Diga aquí lo que diga, esta película indescriptible en palabras y más allá de intuiciones sobre el presente/futuro del medio o de despendoladas mixturas de mil y un géneros hasta la consecución del hipergénero (o del no-genero) o de relecturas files, pese a todo, de los clásicos quizás para demostrar su vigencia ofrece además una catarata cinemática, un apoteosis formal que, al igual que lo temático, irrita casi en al misma medida que asombra.

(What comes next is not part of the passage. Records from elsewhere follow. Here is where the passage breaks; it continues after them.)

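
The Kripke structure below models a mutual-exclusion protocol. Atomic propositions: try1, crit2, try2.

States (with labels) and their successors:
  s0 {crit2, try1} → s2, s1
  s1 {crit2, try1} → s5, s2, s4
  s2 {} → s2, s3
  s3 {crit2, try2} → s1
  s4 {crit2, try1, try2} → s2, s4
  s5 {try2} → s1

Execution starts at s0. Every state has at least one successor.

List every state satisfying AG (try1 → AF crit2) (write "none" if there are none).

States satisfying try1 → AF crit2: {s0, s1, s2, s3, s4, s5}.
States satisfying AG (try1 → AF crit2): {s0, s1, s2, s3, s4, s5}.

{s0, s1, s2, s3, s4, s5}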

Una cinta desequilibrada, desde luego, enloquecida, por demás, pero en absoluto gratuita tal y como demuestra la sensibilidad expresiva puesta en algo que no funciona a primera vista sino de forma subconsciente como es la utilización del espacio, utilería (la butaca de la madrastra, paralizada y vigilante, esta presidida por el estampado de un búho), vestuario y decorado en especial el magnífico del piso, que avanza pegado a la evolución física/erótica y vital de Tae-ju: claustrofóbico, lóbrego y recargado al principio, sensual, cálido, también violento, a mitad del metraje, estilizado, abstracto, espacioso, terrorífico, en su tercio final. Del marrón y negro, a los verdes y azulados y finalmente al blanco teñido de bocanadas de rojo. Y del mismo modo la cámara varía su planificación, pasándose de encuadres cerrados, a movimientos suntuosos y tomas largas.

Es agotadora, pero merece la pena cansarse.